Question

What are the coordinates of the point obtained by rotating the point (-2, 8) by an angle of 180 degrees?

Answer 1

Answer: (2, -8)

This assumes the center of rotation is the origin (0,0).

The 180 degree rotation rule is
`(\text{x},\text{y}) \to (-\text{x},-\text{y})`

We flip the signs of each coordinate from positive to negative, or vice versa.
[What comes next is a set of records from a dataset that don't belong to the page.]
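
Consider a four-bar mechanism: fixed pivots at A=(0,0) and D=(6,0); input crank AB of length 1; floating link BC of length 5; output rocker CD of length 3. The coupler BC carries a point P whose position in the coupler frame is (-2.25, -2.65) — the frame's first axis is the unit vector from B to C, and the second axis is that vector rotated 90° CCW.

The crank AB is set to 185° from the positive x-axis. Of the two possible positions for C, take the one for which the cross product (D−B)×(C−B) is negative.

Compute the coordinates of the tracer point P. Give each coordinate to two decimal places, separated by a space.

-4.05 -1.75

A=(0,0), D=(6.00,0)
B = A + 1.00·(cos185°, sin185°) = (-0.9962, -0.0872)
|BD| = 6.9967
circle(B,5.00) ∩ circle(D,3.00): a=4.6418, h=1.8585
  candidates: C₊=(3.6221,1.8290) cross=13.004; C₋=(3.6684,-1.8877) cross=-13.004
  mode - wants cross < 0 → take C=(3.6684,-1.8877) (cross=-13.004)
ex = (C−B)/|BC| = (0.9329,-0.3601); ey = (0.3601,0.9329)
P = B + -2.25·ex + -2.65·ey = (-4.0495,-1.7491)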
GeoGebra can be used to verify the answer.

Answer 2

To find the coordinates of a point obtained by rotating another point by an angle of 180 degrees, follow these steps: Subtract 180 degrees from the original angle, convert the polar coordinates to Cartesian coordinates, and calculate the new x and y values.

Step-by-step explanation:

To find the coordinates of a point obtained by rotating another point by an angle of 180 degrees, we can use the following steps:

1. Start with the original point (-2, 8).
2. Apply the rotation by subtracting 180 degrees from the original angle: 180 degrees - 0 degrees = 180 degrees.
3. Use the formula for converting polar coordinates to Cartesian coordinates: x = r*cos(theta) and y = r*sin(theta).
4. Plug in the values r = √((-2)^2 + (8)^2) = √(4 + 64) = √68, and theta = 180 degrees.
5. Calculate x and y:

x = √68 * cos(180) = √68 * (-1) = -8.246

y = √68 * sin(180) = √68 * 0 = 0

Therefore, the coordinates of the point obtained by rotating (-2, 8) by an angle of 180 degrees are (-8.246, 0).